Monday, February 16, 2015

Spiritual vs reality: Finding the balance



I have not written a blog for 2015 yet, but hell's bells and Lucifer's balls this is a mighty one to start with.

It's taken me pretty much my whole life and two significant years to be whacked across the face with a life lesson that would inevitably change my whole existence. Powerful stuff 'ey

In nutshell, I've always been a workaholic. I have always looked to the future, worried about life, bills, money and everything realistic in between. Then 2014 happened. And somehow in the months of this unfruitful year I became a 'hippie'. Not in the traditional sense... I did not have dreads, smoke pot or wear multi-coloured robes. (I am not judging those who live this lifestyle so please place ducktape neatly over your mouth before you comment.) What I mean is that I acquired the spiritual way of thinking that these fun-loving people possess.

Let me break it down ... In 2014, I went with the flow of the universe. I denied reality and thought that things would work out. I was living in denial thinking that the plants would feed me and the air would pay my bills. I loved being in this space which I now refer to as 'what the fuck were you thinking!?'

I went from workaholic to freelance writer. Working for myself. One day I finally smelt the burnt coffee and realised that this thinking and this lifestyle was not working for me. It wasn't. I ended up with a shit load of debt, a car that was disfunctional, walking to the shops until my heels bled, and overall in a very unhappy state.

On a journey to get my life in order I got a full time job and a stable income. I started paying off debt. Everything became crystal clear when I spoke to a friend and she spoke words of wisdom. Here's the reality bat, WHAM, BOOF, SMACK! My journey, and every painstaking step became crystal clear. Although her words grinding like cheese on a grater, there was truth. This stuck to my soul like dried Pronutro on a bowl. It forever changed my thinking, the way I saw people and their lifestyles.

I went from being a workaholic to a 'hippie'. I wanted to cram all my dogs in a van and travel the country. Pfft... yea right. It was there that I thought balance was. Wrong. It was only after I returned to work, still thinking in the spiritual way but living in reality, that I realised where balance was. Being a workaholic is one side of the polar express and being a hippie was the other. Either side did not offer balance I so unrealistically thought it did. Yes, the universe (and God) provide you for, yes there is a universal path and we must go with the flow of life, but we also have to eat, live, feed our dogs, take a shit in a toilet which we pay for. When you put your foot in the door and say "Hey, Universe I'm trying here," the universe offers so much more. The rewards are greater because you've found balance.

I am grateful to have crossed the different paths and have travelled the polar express in such an extreme way. I now see both sides of the spectrum. I can understand both the spiritual hippie and the realistic workaholic. Most people will never be able to understand or see eye to eye.

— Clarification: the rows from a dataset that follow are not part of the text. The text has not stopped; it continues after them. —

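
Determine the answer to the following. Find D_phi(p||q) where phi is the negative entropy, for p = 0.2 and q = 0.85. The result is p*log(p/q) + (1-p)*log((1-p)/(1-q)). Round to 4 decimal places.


Bregman divergence with negative entropy generator:
D = p*log(p/q) + (1-p)*log((1-p)/(1-q)).
p = 0.2, q = 0.85.
p*log(p/q) = 0.2*log(0.2/0.85) = -0.289384.
(1-p)*log((1-p)/(1-q)) = 0.8*log(0.8/0.15) = 1.339181.
D = -0.289384 + 1.339181 = 1.0498

1.0498


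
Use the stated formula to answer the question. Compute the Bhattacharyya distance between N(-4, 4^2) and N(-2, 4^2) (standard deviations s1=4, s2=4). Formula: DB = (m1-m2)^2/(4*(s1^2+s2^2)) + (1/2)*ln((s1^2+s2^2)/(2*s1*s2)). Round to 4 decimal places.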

It's like putting Santa Claus and the Easter bunny together... they will never find a space of understanding. But I do. I love both sides for what they are, what they have taught me. And as I continue on my path of what I now believe to be balance, I can now look positively into the future with excitement.

May you find your own balance in whatever way it may be. Grow in your spirituality, but remember that we live in a world where money is key and being a responsible being is important. Allow the universe to provide for you, but never just take. Pay it back. As much as I'd love to live on an Island and sit on the beach all day eating bananas, I'm not a monkey. Find the balance and live as a earthling and as a spiritual being. Be a part of all dimensions - balance between living on earth and in the spiritual realm.

So in closing... this was my lesson and I thank everyone and God (Universe) for helping find it. We all have different paths and love everyone for that. No judgments are placed, this is just my own personal opinion for what I have gathered and how I feel about things. But if you find truth or are offended but what I am saying, then maybe the universe is trying to tell you to find balance and if I've taught you a lesson than I am grateful for that.